Department of Urology, Hospital Universitario Reina Sofía, Universidad de Córdoba, Investigación Biomédica de Córdoba, Córdoba, Spain.
Department of Urology, Hospital Infanta Margarita, Córdoba, Spain.
Prostate. 2023 Oct;83(14):1323-1331. doi: 10.1002/pros.24594. Epub 2023 Jul 6.
Current pathways in early diagnosis of prostate cancer (PCa) can lead to unnecessary biopsy procedures. Here, we used telomere analysis to develop and evaluate ProsTAV®, a risk model for significant PCa (Gleason score >6), with the objective of improving the PCa diagnosis pathway.
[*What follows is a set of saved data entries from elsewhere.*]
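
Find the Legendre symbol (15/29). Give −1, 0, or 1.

Euler's criterion: (15/29) ≡ 15^14 (mod 29).
15^2 ≡ 22 (mod 29)
15^4 ≡ 20 (mod 29)
15^8 ≡ 23 (mod 29)
15^14 = 15^(8+4+2) ≡ 28 (mod 29).
Result is 28 ≡ −1, so (15/29) = −1.

-1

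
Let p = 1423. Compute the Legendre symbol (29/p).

-1

Reciprocity: 29 ≡ 1 and 1423 ≡ 3 (mod 4), so (29/1423) = +(1423/29).
Reduce top mod 29: now compute (2/29).
Pull out 2: since 29 ≡ 5 (mod 8), (2/29) = -1.
Reached (1/29) = 1. Collecting the sign flips along the way, the symbol is -1.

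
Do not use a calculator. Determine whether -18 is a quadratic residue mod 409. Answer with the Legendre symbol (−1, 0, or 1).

1

Euler's criterion: (-18/409) ≡ 391^204 (mod 409).
391^2 ≡ 324 (mod 409)
391^4 ≡ 272 (mod 409)
391^8 ≡ 364 (mod 409)
391^16 ≡ 389 (mod 409)
391^32 ≡ 400 (mod 409)
391^64 ≡ 81 (mod 409)
391^128 ≡ 17 (mod 409)
391^204 = 391^(128+64+8+4) ≡ 1 (mod 409).
Result is 1, so (-18/409) = 1.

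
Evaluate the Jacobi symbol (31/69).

1

Reciprocity: 31 ≡ 3 and 69 ≡ 1 (mod 4), so (31/69) = +(69/31).
Reduce top mod 31: now compute (7/31).
Reciprocity: 7 ≡ 3 and 31 ≡ 3 (mod 4), so (7/31) = −(31/7).
Reduce top mod 7: now compute (3/7).
Reciprocity: 3 ≡ 3 and 7 ≡ 3 (mod 4), so (3/7) = −(7/3).
Reduce top mod 3: now compute (1/3).
Reached (1/3) = 1. Collecting the sign flips along the way, the symbol is +1.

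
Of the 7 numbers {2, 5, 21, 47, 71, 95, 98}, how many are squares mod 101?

5

(2/101) = -1 → non-residue.
(5/101) = +1 → QR.
(21/101) = +1 → QR.
(47/101) = +1 → QR.
(71/101) = +1 → QR.
(95/101) = +1 → QR.
(98/101) = -1 → non-residue.
Total quadratic residues among the 7: 5.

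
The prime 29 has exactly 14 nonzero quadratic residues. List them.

Square k = 1,…,14 (k and 29−k give the same square):
1²=1, 2²=4, 3²=9, 4²=16, 5²=25, 6²≡7, 7²≡20, 8²≡6, 9²≡23, 10²≡13, 11²≡5, 12²≡28, 13²≡24, 14²≡22 (mod 29).
So the quadratic residues mod 29 are {1, 4, 5, 6, 7, 9, 13, 16, 20, 22, 23, 24, 25, 28}.

1, 4, 5, 6, 7, 9, 13, 16, 20, 22, 23, 24, 25, 28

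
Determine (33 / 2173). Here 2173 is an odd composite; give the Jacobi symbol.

Reciprocity: 33 ≡ 1 and 2173 ≡ 1 (mod 4), so (33/2173) = +(2173/33).
Reduce top mod 33: now compute (28/33).
Pull out 2^2: since 33 ≡ 1 (mod 8), (2/33) = +1, so (2/33)^2 = +1.
Reciprocity: 7 ≡ 3 and 33 ≡ 1 (mod 4), so (7/33) = +(33/7).
Reduce top mod 7: now compute (5/7).
Reciprocity: 5 ≡ 1 and 7 ≡ 3 (mod 4), so (5/7) = +(7/5).
Reduce top mod 5: now compute (2/5).
Pull out 2: since 5 ≡ 5 (mod 8), (2/5) = -1.
Reached (1/5) = 1. Collecting the sign flips along the way, the symbol is -1.

-1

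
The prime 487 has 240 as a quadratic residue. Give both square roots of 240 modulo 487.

Since 487 ≡ 3 (mod 4), a square root of 240 is 240^((487+1)/4) = 240^122 mod 487.
Repeated squaring: 240^2≡134, 240^4≡424, 240^8≡73, 240^16≡459, 240^32≡297, 240^64≡62 (mod 487).
240^122 = 240^(64+32+16+8+2) ≡ 78 (mod 487).
Check: 78² = 6084 ≡ 240 (mod 487). The two roots are 78 and 409.

78, 409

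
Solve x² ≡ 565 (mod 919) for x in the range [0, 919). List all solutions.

Since 919 ≡ 3 (mod 4), a square root of 565 is 565^((919+1)/4) = 565^230 mod 919.
Repeated squaring: 565^2≡332, 565^4≡863, 565^8≡379, 565^16≡277, 565^32≡452, 565^64≡286, 565^128≡5 (mod 919).
565^230 = 565^(128+64+32+4+2) ≡ 94 (mod 919).
Check: 94² = 8836 ≡ 565 (mod 919). The two roots are 94 and 825.

94, 825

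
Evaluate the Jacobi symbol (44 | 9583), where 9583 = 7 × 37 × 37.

Pull out 2^2: since 9583 ≡ 7 (mod 8), (2/9583) = +1, so (2/9583)^2 = +1.
Reciprocity: 11 ≡ 3 and 9583 ≡ 3 (mod 4), so (11/9583) = −(9583/11).
Reduce top mod 11: now compute (2/11).
Pull out 2: since 11 ≡ 3 (mod 8), (2/11) = -1.
Reached (1/11) = 1. Collecting the sign flips along the way, the symbol is +1.

1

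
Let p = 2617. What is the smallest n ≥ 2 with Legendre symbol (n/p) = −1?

5

(2/2617) = +1, so 2 is a residue.
(3/2617) = +1, so 3 is a residue.
(4/2617) = +1, so 4 is a residue.
(5/2617) = −1, so 5 is the smallest positive non-residue mod 2617.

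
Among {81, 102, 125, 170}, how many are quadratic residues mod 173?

(81/173) = +1 → QR.
(102/173) = -1 → non-residue.
(125/173) = -1 → non-residue.
(170/173) = -1 → non-residue.
Total quadratic residues among the 4: 1.

1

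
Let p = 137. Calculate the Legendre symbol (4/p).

1

Pull out 2^2: since 137 ≡ 1 (mod 8), (2/137) = +1, so (2/137)^2 = +1.
Reached (1/137) = 1. Collecting the sign flips along the way, the symbol is +1.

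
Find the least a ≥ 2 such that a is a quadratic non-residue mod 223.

3

(2/223) = +1, so 2 is a residue.
(3/223) = −1, so 3 is the smallest positive non-residue mod 223.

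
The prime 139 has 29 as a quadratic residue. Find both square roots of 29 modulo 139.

Since 139 ≡ 3 (mod 4), a square root of 29 is 29^((139+1)/4) = 29^35 mod 139.
Repeated squaring: 29^2≡7, 29^4≡49, 29^8≡38, 29^16≡54, 29^32≡136 (mod 139).
29^35 = 29^(32+2+1) ≡ 86 (mod 139).
Check: 86² = 7396 ≡ 29 (mod 139). The two roots are 53 and 86.

53, 86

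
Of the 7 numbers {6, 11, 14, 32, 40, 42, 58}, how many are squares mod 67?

3

(6/67) = +1 → QR.
(11/67) = -1 → non-residue.
(14/67) = +1 → QR.
(32/67) = -1 → non-residue.
(40/67) = +1 → QR.
(42/67) = -1 → non-residue.
(58/67) = -1 → non-residue.
Total quadratic residues among the 7: 3.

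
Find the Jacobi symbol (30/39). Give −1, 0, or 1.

0

Pull out 2: since 39 ≡ 7 (mod 8), (2/39) = +1.
Reciprocity: 15 ≡ 3 and 39 ≡ 3 (mod 4), so (15/39) = −(39/15).
Reduce top mod 15: now compute (9/15).
Reciprocity: 9 ≡ 1 and 15 ≡ 3 (mod 4), so (9/15) = +(15/9).
Reduce top mod 9: now compute (6/9).
Pull out 2: since 9 ≡ 1 (mod 8), (2/9) = +1.
Reciprocity: 3 ≡ 3 and 9 ≡ 1 (mod 4), so (3/9) = +(9/3).
Reduce top mod 3: now compute (0/3).
Top reduces to 0: gcd > 1, so the symbol is 0.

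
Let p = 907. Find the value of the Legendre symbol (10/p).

1

Euler's criterion: (10/907) ≡ 10^453 (mod 907).
10^2 ≡ 100 (mod 907)
10^4 ≡ 23 (mod 907)
10^8 ≡ 529 (mod 907)
10^16 ≡ 485 (mod 907)
10^32 ≡ 312 (mod 907)
10^64 ≡ 295 (mod 907)
10^128 ≡ 860 (mod 907)
10^256 ≡ 395 (mod 907)
10^453 = 10^(256+128+64+4+1) ≡ 1 (mod 907).
Result is 1, so (10/907) = 1.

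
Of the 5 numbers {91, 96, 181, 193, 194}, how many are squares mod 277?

(91/277) = +1 → QR.
(96/277) = -1 → non-residue.
(181/277) = -1 → non-residue.
(193/277) = +1 → QR.
(194/277) = +1 → QR.
Total quadratic residues among the 5: 3.

3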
This retrospective, multicentric study analyzed telomeres from patients with serum PSA 3-10 ng/mL. High-throughput quantitative fluorescence in-situ hybridization was used to evaluate telomere-associated variables (TAVs) in peripheral blood mononucleated cells. ProsTAV® was developed by multivariate logistics regression based on three clinical variables and six TAVs. The predictive capacity and accuracy of ProsTAV® were summarized by receiver operating characteristic (ROC) curves and its clinical benefit with decision curves analysis.
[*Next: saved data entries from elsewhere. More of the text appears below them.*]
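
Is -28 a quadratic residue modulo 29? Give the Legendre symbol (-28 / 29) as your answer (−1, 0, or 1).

1

First reduce: -28 ≡ 1 (mod 29).
Reached (1/29) = 1. Collecting the sign flips along the way, the symbol is +1.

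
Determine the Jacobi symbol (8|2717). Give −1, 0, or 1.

Pull out 2^3: since 2717 ≡ 5 (mod 8), (2/2717) = -1, so (2/2717)^3 = -1.
Reached (1/2717) = 1. Collecting the sign flips along the way, the symbol is -1.

-1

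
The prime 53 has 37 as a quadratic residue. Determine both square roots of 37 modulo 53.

14, 39

53 ≡ 1 (mod 4), so we find a root by search.
Trying successive values, 14² = 196 ≡ 37 (mod 53). The other root is 53 − 14 = 39.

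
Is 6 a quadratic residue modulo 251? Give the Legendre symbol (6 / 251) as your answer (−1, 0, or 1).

Euler's criterion: (6/251) ≡ 6^125 (mod 251).
6^2 ≡ 36 (mod 251)
6^4 ≡ 41 (mod 251)
6^8 ≡ 175 (mod 251)
6^16 ≡ 3 (mod 251)
6^32 ≡ 9 (mod 251)
6^64 ≡ 81 (mod 251)
6^125 = 6^(64+32+16+8+4+1) ≡ 250 (mod 251).
Result is 250 ≡ −1, so (6/251) = −1.

-1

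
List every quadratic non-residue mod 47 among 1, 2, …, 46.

5,10,11,13,15,19,20,22,23,26,29,30,31,33,35,38,39,40,41,43,44,45,46

Square k = 1,…,23 (k and 47−k give the same square):
1²=1, 2²=4, 3²=9, 4²=16, 5²=25, 6²=36, 7²≡2, 8²≡17, 9²≡34, 10²≡6, 11²≡27, 12²≡3, 13²≡28, 14²≡8, 15²≡37, 16²≡21, 17²≡7, 18²≡42, 19²≡32, 20²≡24, 21²≡18, 22²≡14, 23²≡12 (mod 47).
The residues are {1, 2, 3, 4, 6, 7, 8, 9, 12, 14, 16, 17, 18, 21, 24, 25, 27, 28, 32, 34, 36, 37, 42}; the non-residues are the remaining 23 nonzero classes.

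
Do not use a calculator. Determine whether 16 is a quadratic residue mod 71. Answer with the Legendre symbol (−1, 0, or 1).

Euler's criterion: (16/71) ≡ 16^35 (mod 71).
16^2 ≡ 43 (mod 71)
16^4 ≡ 3 (mod 71)
16^8 ≡ 9 (mod 71)
16^16 ≡ 10 (mod 71)
16^32 ≡ 29 (mod 71)
16^35 = 16^(32+2+1) ≡ 1 (mod 71).
Result is 1, so (16/71) = 1.

1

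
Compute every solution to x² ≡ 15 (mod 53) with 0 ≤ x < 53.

11, 42

53 ≡ 1 (mod 4), so we find a root by search.
Trying successive values, 11² = 121 ≡ 15 (mod 53). The other root is 53 − 11 = 42.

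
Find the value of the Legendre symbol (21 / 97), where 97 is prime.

-1

Euler's criterion: (21/97) ≡ 21^48 (mod 97).
21^2 ≡ 53 (mod 97)
21^4 ≡ 93 (mod 97)
21^8 ≡ 16 (mod 97)
21^16 ≡ 62 (mod 97)
21^32 ≡ 61 (mod 97)
21^48 = 21^(32+16) ≡ 96 (mod 97).
Result is 96 ≡ −1, so (21/97) = −1.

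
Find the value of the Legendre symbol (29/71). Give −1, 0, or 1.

1

Reciprocity: 29 ≡ 1 and 71 ≡ 3 (mod 4), so (29/71) = +(71/29).
Reduce top mod 29: now compute (13/29).
Reciprocity: 13 ≡ 1 and 29 ≡ 1 (mod 4), so (13/29) = +(29/13).
Reduce top mod 13: now compute (3/13).
Reciprocity: 3 ≡ 3 and 13 ≡ 1 (mod 4), so (3/13) = +(13/3).
Reduce top mod 3: now compute (1/3).
Reached (1/3) = 1. Collecting the sign flips along the way, the symbol is +1.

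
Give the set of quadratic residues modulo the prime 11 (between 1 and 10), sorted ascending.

Square k = 1,…,5 (k and 11−k give the same square):
1²=1, 2²=4, 3²=9, 4²≡5, 5²≡3 (mod 11).
So the quadratic residues mod 11 are {1, 3, 4, 5, 9}.

1, 3, 4, 5, 9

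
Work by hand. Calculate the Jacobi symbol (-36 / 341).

1

First reduce: -36 ≡ 305 (mod 341).
Reciprocity: 305 ≡ 1 and 341 ≡ 1 (mod 4), so (305/341) = +(341/305).
Reduce top mod 305: now compute (36/305).
Pull out 2^2: since 305 ≡ 1 (mod 8), (2/305) = +1, so (2/305)^2 = +1.
Reciprocity: 9 ≡ 1 and 305 ≡ 1 (mod 4), so (9/305) = +(305/9).
Reduce top mod 9: now compute (8/9).
Pull out 2^3: since 9 ≡ 1 (mod 8), (2/9) = +1, so (2/9)^3 = +1.
Reached (1/9) = 1. Collecting the sign flips along the way, the symbol is +1.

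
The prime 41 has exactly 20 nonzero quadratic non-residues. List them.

3 6 7 11 12 13 14 15 17 19 22 24 26 27 28 29 30 34 35 38

Square k = 1,…,20 (k and 41−k give the same square):
1²=1, 2²=4, 3²=9, 4²=16, 5²=25, 6²=36, 7²≡8, 8²≡23, 9²≡40, 10²≡18, 11²≡39, 12²≡21, 13²≡5, 14²≡32, 15²≡20, 16²≡10, 17²≡2, 18²≡37, 19²≡33, 20²≡31 (mod 41).
The residues are {1, 2, 4, 5, 8, 9, 10, 16, 18, 20, 21, 23, 25, 31, 32, 33, 36, 37, 39, 40}; the non-residues are the remaining 20 nonzero classes.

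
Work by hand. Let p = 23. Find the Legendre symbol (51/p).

First reduce: 51 ≡ 5 (mod 23).
Reciprocity: 5 ≡ 1 and 23 ≡ 3 (mod 4), so (5/23) = +(23/5).
Reduce top mod 5: now compute (3/5).
Reciprocity: 3 ≡ 3 and 5 ≡ 1 (mod 4), so (3/5) = +(5/3).
Reduce top mod 3: now compute (2/3).
Pull out 2: since 3 ≡ 3 (mod 8), (2/3) = -1.
Reached (1/3) = 1. Collecting the sign flips along the way, the symbol is -1.

-1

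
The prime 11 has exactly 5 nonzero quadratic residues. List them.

Square k = 1,…,5 (k and 11−k give the same square):
1²=1, 2²=4, 3²=9, 4²≡5, 5²≡3 (mod 11).
So the quadratic residues mod 11 are {1, 3, 4, 5, 9}.

1,3,4,5,9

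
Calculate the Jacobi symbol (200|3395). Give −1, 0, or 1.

Pull out 2^3: since 3395 ≡ 3 (mod 8), (2/3395) = -1, so (2/3395)^3 = -1.
Reciprocity: 25 ≡ 1 and 3395 ≡ 3 (mod 4), so (25/3395) = +(3395/25).
Reduce top mod 25: now compute (20/25).
Pull out 2^2: since 25 ≡ 1 (mod 8), (2/25) = +1, so (2/25)^2 = +1.
Reciprocity: 5 ≡ 1 and 25 ≡ 1 (mod 4), so (5/25) = +(25/5).
Reduce top mod 5: now compute (0/5).
Top reduces to 0: gcd > 1, so the symbol is 0.

0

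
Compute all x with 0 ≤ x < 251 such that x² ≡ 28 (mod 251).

84, 167

Since 251 ≡ 3 (mod 4), a square root of 28 is 28^((251+1)/4) = 28^63 mod 251.
Repeated squaring: 28^2≡31, 28^4≡208, 28^8≡92, 28^16≡181, 28^32≡131 (mod 251).
28^63 = 28^(32+16+8+4+2+1) ≡ 84 (mod 251).
Check: 84² = 7056 ≡ 28 (mod 251). The two roots are 84 and 167.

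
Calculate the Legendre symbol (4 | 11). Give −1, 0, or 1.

Euler's criterion: (4/11) ≡ 4^5 (mod 11).
4^2 ≡ 5 (mod 11)
4^4 ≡ 3 (mod 11)
4^5 = 4^(4+1) ≡ 1 (mod 11).
Result is 1, so (4/11) = 1.

1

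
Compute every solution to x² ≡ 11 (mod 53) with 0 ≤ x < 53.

53 ≡ 1 (mod 4), so we find a root by search.
Trying successive values, 8² = 64 ≡ 11 (mod 53). The other root is 53 − 8 = 45.

8, 45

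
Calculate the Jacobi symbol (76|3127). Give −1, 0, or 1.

Pull out 2^2: since 3127 ≡ 7 (mod 8), (2/3127) = +1, so (2/3127)^2 = +1.
Reciprocity: 19 ≡ 3 and 3127 ≡ 3 (mod 4), so (19/3127) = −(3127/19).
Reduce top mod 19: now compute (11/19).
Reciprocity: 11 ≡ 3 and 19 ≡ 3 (mod 4), so (11/19) = −(19/11).
Reduce top mod 11: now compute (8/11).
Pull out 2^3: since 11 ≡ 3 (mod 8), (2/11) = -1, so (2/11)^3 = -1.
Reached (1/11) = 1. Collecting the sign flips along the way, the symbol is -1.

-1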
Telomeres from 1043 patients were analyzed. The median age of the patients was 63 years, with a median PSA of 5.2 ng/mL and a percentage of significant PCa of 23.9%. A total of 874 patients were selected for model training and 169 patients for model validation. The area under the ROC curve of ProsTAV® was 0.71 (95% confidence interval [CI], 0.62-0.79), with a sensitivity of 0.90 (95% CI, 0.88-1.0) and specificity of 0.33 (95% CI, 0.24-0.40). The positive predictive value was 0.29 (95% CI, 0.21-0.37) and the negative predictive value was 0.91 (95% CI, 0.83-0.99). ProsTAV® would make it possible to avoid 33% of biopsies.
ProsTAV®, a predictive model based on telomere analysis through TAV, could be used to increase the prediction capacity of significant PCa in patients with PSA between 3 and 10 ng/mL.
当前前列腺癌(PCa)早期诊断的途径可能导致不必要的活检。在这里,我们使用端粒分析开发并评估了 ProsTAV®,这是一种用于显著前列腺癌(Gleason 评分>6)的风险模型,目的是改善前列腺癌诊断途径。
本回顾性多中心研究分析了血清 PSA 为 3-10ng/mL 的患者的端粒。使用高通量荧光原位杂交技术评估外周血单核细胞中端粒相关变量(TAV)。ProsTAV®是通过多变量逻辑回归基于三个临床变量和六个 TAV 开发的。通过接收者操作特征(ROC)曲线和决策曲线分析总结 ProsTAV®的预测能力和准确性及其临床获益。
分析了 1043 例患者的端粒。患者的中位年龄为 63 岁,中位 PSA 为 5.2ng/mL,显著前列腺癌的比例为 23.9%。共有 874 例患者用于模型训练,169 例患者用于模型验证。ProsTAV®的 ROC 曲线下面积为 0.71(95%置信区间 [CI],0.62-0.79),敏感性为 0.90(95% CI,0.88-1.0),特异性为 0.33(95% CI,0.24-0.40)。阳性预测值为 0.29(95% CI,0.21-0.37),阴性预测值为 0.91(95% CI,0.83-0.99)。ProsTAV®可使 33%的活检得以避免。
基于端粒分析通过 TAV 构建的预测模型,可用于提高 PSA 为 3-10ng/mL 之间的患者显著前列腺癌的预测能力。